Turning sporting desperation into 21 days of inspiration

Mark Keohane, writing for the Cape Times and IOL Sport, says that sport, through its personalities and fans, will never be in shut down mode.

We don’t have any sport at this time of global social distancing because of Covid-19. We, as a nation, may be in lock down mode from today but on-field sport across the world is in shutdown mode.

Off the field, sport will and can never be shut down.

Players, coaches, administrators, sports writers and the most important people of all, the sports fans, have taken to social media to give encouragement to everyone, to share their own experience of dealing with self-isolation and also how they are coping with lock down.

It doesn’t matter the sporting code or the country, there is an endless supply of content from the world’s sportspeople.

These sporting celebrities are proving as inspirational off the field, as they do when performing their chosen profession. They’re educating the everyday person about Covid-19, in terms of the do’s and the don’ts. Each sporting individual I follow on Twitter (which is my go-to social media platform) has given a personalized perspective. Some have tested positive for the Coronavirus and immediately let their followers know. They’ve given updates on the recovery and also detailed the experience.

It is so important they continue to do this, so those passionate sporting fans, which make up such a large percentage of the world’s population, can take seriously the threat of this pandemic and also be versed in how to best safeguard against the infection.

What these sporting celebrities are telling their followers is that the virus doesn’t know status. It also doesn’t know the origin of country, religion, colour or culture. It also doesn’t know financial well-being, in terms of who can contract it.

One of the first global profile athletes to confirm his infection was basketball icon Kevin Durant.

When one follower retweeted with a ‘WOW’, Durant’s response was ‘why WOW?’ He emphasized just how real the virus is and that no one is exempt.

Durant has been at the forefront of a very needed social awareness to sports followers.

Springbok captain Siya Kolisi has also used his social media platforms to constantly remind people about the importance of washing hands, basic hygiene, avoiding others and doing their bit for their next door neighbour by staying indoors.

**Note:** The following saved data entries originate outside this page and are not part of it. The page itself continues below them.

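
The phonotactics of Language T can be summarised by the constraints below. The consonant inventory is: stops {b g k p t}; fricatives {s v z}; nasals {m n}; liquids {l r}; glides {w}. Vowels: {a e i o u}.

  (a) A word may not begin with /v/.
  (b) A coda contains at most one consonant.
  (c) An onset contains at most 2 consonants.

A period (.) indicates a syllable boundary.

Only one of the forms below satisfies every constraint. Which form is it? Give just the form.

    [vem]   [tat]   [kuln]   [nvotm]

[vem] — violates constraint (a): word begins with /v/ → phonotactically illegal
[tat] — σ1 onset /t/, coda /t/ ok → phonotactically legal
[kuln] — violates constraint (b): syllable 1 coda /ln/ has 2 consonants (> 1) → phonotactically illegal
[nvotm] — violates constraint (b): syllable 1 coda /tm/ has 2 consonants (> 1) → phonotactically illegal

[tat]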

Kolisi and his 2019 World Cup-winning Springboks sacrificed to give our nation an incredible day of joy when beating England in the World Cup final. That day has turned into one endless day of feeling happy about rugby, the Springboks and being a South African.

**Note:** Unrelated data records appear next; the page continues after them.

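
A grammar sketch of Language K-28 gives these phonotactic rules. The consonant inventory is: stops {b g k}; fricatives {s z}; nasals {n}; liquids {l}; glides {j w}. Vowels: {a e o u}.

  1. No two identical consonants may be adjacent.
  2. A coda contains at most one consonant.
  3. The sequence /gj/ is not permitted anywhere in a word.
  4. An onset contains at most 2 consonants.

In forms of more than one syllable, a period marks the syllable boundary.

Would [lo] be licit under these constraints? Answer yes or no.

yes

[lo] — σ1 onset /l/, coda /∅/ ok → licit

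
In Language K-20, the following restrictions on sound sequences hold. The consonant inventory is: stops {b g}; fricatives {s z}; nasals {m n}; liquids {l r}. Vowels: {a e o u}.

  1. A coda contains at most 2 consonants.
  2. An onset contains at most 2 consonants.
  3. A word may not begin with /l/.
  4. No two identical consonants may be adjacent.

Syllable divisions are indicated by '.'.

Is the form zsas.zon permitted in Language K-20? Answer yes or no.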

Kolisi and his teammates have urged South Africans to make every sacrifice necessary and to show the kind of fight that characterizes the spirit of a united and happier South Africa.

President Cyril Ramaphosa showed his statesmanship in addressing the nation about the 21-day lock down. He spoke with clarity, certainty and empathy. Our sporting people have followed the president’s lead and addressed their followers with as much conviction.

The seriousness of the lock down can’t be overstated.

If the late President Nelson Mandela could sacrifice 27 years in a prison cell for a better future for all South Africans, then 21 days in lock down in one’s home is more a privilege than it could ever be a sacrifice.

Sport is not being played, but sport discussion is rampant, alive and live on every social media platform.

Join the debates on which winger you would choose between Bryan Habana and Cheslin Kolbe, if only one could be chosen. Manchester United or Liverpool at their most dominant eras? Chiefs or Pirates, which combined ‘best of the best’ XI would have more Chiefs or Pirates players?

Dale Steyn or Allan Donald at their peak?

Pick a sport, pick a question and start the debate.

Relive the many glorious videos on YouTube of sporting moments that can never dull and, over the next 21 days start everyday with Chad Le Clos’s 2012 Olympic 200 metre butterfly final win against the legendary American Michael Phelps and end every day with Cheslin Kolbe stepping half the England team as the Springboks won the World Cup.

Do that and the 21-day lock down will feel more like sporting heaven than any form of isolation.